Bill Dowsley October 19, 2013 at 9:11 am
That was some of your most beautiful writing, Bob. Too, it showed the man you are, Bill.
SWF tragic October 19, 2013 at 3:54 pm
Did Rees deliver it as is?
Glow Worm October 19, 2013 at 4:20 pm
Beautifully put, Bob.
I knew someone who knew an arsonist many years ago, a young man who enjoyed, in the middle of the night, setting fire to schools. When I asked my friend why he did these things, his answer was simple: he hated schools.
At the root of it, is it a hatred of their environment? I wonder if they just see endless bush, and feel no affinity whatsoever with their land, trees, animals, scrubland. Disconnected. There’s a psychopathy involved, and we must, I agree, try and find a way to reach these people. Punishment is not enough.
Doug Quixote October 19, 2013 at 4:56 pm
Some people just like lighting fires. Perhaps a psychopathy is involved. Most of them (at least those halfway sane) are appalled by the eventual results of their firelighting.

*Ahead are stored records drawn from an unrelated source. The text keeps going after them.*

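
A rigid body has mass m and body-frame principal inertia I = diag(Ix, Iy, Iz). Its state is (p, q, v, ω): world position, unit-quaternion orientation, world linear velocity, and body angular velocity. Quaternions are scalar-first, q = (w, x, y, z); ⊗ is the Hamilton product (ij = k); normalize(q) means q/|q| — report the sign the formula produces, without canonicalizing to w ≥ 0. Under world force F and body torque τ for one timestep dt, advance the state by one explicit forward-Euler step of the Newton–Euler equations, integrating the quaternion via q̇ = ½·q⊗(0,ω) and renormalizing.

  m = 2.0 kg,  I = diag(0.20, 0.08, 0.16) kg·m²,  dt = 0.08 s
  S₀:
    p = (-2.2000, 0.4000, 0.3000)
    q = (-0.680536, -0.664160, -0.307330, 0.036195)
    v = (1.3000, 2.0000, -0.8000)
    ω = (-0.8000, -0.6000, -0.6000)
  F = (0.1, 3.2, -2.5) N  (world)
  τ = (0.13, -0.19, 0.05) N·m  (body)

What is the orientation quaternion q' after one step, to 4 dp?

q' = (-0.7075, -0.6334, -0.3078, 0.0586)

Hamilton product q⊗(0,ω) = (-0.6940090, 0.7505438, -0.0191304, 0.5609536)
q + ½dt·q⊗(0,ω), renormalized = (-0.7075, -0.6334, -0.3078, 0.0586)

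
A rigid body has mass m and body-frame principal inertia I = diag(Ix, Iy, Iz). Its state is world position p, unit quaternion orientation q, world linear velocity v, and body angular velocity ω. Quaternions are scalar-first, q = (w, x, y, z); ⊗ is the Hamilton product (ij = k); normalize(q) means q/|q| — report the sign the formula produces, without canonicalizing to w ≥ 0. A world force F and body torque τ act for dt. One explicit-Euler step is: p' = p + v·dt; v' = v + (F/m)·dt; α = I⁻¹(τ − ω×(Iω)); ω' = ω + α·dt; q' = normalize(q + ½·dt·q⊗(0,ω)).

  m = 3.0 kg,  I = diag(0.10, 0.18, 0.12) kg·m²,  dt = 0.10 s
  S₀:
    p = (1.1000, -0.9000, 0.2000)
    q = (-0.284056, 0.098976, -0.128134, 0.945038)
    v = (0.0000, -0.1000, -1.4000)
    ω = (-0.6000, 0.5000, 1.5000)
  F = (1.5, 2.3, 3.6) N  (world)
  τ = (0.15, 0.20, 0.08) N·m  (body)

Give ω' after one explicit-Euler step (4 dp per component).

gyro term ω×Iω = (-0.0450, 0.0180, -0.0240)
angular accel α = (1.9500, 1.0111, 0.8667)
ω + α·dt = (-0.4050, 0.6011, 1.5867)

ω' = (-0.4050, 0.6011, 1.5867)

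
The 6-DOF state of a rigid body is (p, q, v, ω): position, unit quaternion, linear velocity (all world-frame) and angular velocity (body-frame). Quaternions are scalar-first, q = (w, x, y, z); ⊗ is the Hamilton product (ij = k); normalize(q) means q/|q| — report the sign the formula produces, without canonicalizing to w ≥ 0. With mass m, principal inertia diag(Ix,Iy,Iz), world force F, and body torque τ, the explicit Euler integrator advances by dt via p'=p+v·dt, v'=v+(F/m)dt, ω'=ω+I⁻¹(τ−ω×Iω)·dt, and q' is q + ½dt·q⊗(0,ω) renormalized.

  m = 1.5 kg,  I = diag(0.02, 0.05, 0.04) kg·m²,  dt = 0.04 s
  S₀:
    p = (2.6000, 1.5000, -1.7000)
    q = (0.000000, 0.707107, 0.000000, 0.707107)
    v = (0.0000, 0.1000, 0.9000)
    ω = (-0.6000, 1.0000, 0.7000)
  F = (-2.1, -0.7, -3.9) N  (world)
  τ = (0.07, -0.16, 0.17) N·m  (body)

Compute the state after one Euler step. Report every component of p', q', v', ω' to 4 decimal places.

precession coupling ω×(Iω) = (-0.0070, 0.0084, -0.0180)
α = I⁻¹(τ − ω×Iω) = (3.8500, -3.3680, 4.7000)
new body rate ω' = (-0.4460, 0.8653, 0.8880)
Hamilton product q⊗(0,ω) = (-0.0707107, -0.7071070, -0.9192391, 0.7071070)
q + ½dt·q⊗(0,ω), renormalized = (-0.0014, 0.6927, -0.0184, 0.7210)
a = F/m = (-1.4000, -0.4667, -2.6000)
p + v·dt = (2.6000, 1.5040, -1.6640)
v' = v + a·dt = (-0.0560, 0.0813, 0.7960)

p' = (2.6000, 1.5040, -1.6640)
q' = (-0.0014, 0.6927, -0.0184, 0.7210)
v' = (-0.0560, 0.0813, 0.7960)
ω' = (-0.4460, 0.8653, 0.8880)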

Interestingly, a lot of them join volunteer firefighting groups; they are attracted to fires, and who gets closer to fires than firefighters?
Of course I do not want to denigrate those wonderful people who give of their time and labour to help fight fires, but some of them are inevitably borderline pyromaniacs, just as some scoutmasters, some priests, some teachers are paedophiles.
We are complex creatures.
Helvi October 19, 2013 at 8:01 pm
Nothing to do with hating anything, just some young louts , bored and dumb; in America they shoot by-passing joggers, here they start bushfires.
Glow Worm October 19, 2013 at 8:37 pm
Helvi, I’m not sure it’s just about boredom. Idle louts break windows and pinch ciggies from the shop, or steal cars. There’s more in play – a destructive malevolence.
Anyone with half a brain would know what the consequences of lighting a fire on a hot, windy day would be – these boys/men have other motives.
gerard oosterman October 19, 2013 at 8:10 pm
More likely the progeny of zinc alum suburbia. Bored shitless. Miles of sameness, dreariness beyond belief. What to do? Get drunk or sneak away and start a fire, anything for relief.
gerard oosterman October 19, 2013 at 7:51 pm
And now this, on top of everything else. Terrorists are fiddling with Dick Cheney’s heart.
http://www.abc.net.au/news/2013-10-19/cheney-reveals-defibrillator-altered-to-thwart-terrorists/5033354
Rome is burning
Doug Quixote October 19, 2013 at 9:24 pm
Damn – all that work wasted.
gerard oosterman October 19, 2013 at 10:11 pm
It took hours but doctors finally found Cheney’s heart. It was made of granite with traces of lead, hatred, and copious malice in the left ventricle.
chris hunter October 19, 2013 at 8:55 pm
According to DQ, Jsa is sulking about our lack of support re climate change. Well, here is a small piece piece I wrote in 2000 and I offer it as evidence regarding my long term hopes, a return to a healthier, less polluted planet:
Death’s fragment is our inheritance
bashed through time
from bard to preacher,
seldom does our raga of hate weaken
in this snivelling watered down version
of living
we take on board as something precious,
Defend with armies; fighting since
the first erected cross
stained the last bleeding hill.
I wonder and I wonder
as the stars must wonder why they
gravel the universe in such prolific
design,
or the crab wonders as his wounded meat
smarts
too polluted to eat;
he can only scuttle and remain infertile
in less cluttered company.
It’s not hard to slip into despair,
forget the reason why we are here
and substitute our own ideas;
intricate laws
too intricate to maintain, they are changed
and changed
but who do they really protect,
and what has been protected?
The one-winged bird cannot perfect its flight,
nor the half-tailed fish its style,
as we perfect ours while wrecking the ball
slack jawed when the big mushroom spores
Be aware of that thief in the night.
gerard oosterman October 19, 2013 at 9:01 pm
Well done Chris. A poet hiding in the long grass.
a different sort of bushfire…
The Miranda by-election result was a 27 per cent swing to Labor - the largest swing ever recorded at a New South Wales by-election.
It was grossly at odds with state opinion polls that showed the Coalition maintaining a massive lead over Labor and Mr O’Farrell, well ahead of Mr Robertson as preferred premier.
well, well, another poll telling lies before an election and getting burned by the truth.
Not quite…
Polls in this seat had revealed a big swing was on … and a Labor win.
The polling was hard for the pollies and the press to believe, so most of them were cautious - “we might not know the result for days” etc.
Well this time we knew the result by 8.00pm!
And O’Barrell hasn’t done all that badly. With such a volatile electorate Labor could be back State and Federal within 3 years; if only they can get their house in order.
Is this the time to question the sense in closing down Fire Stations in NSW by O’Farrell?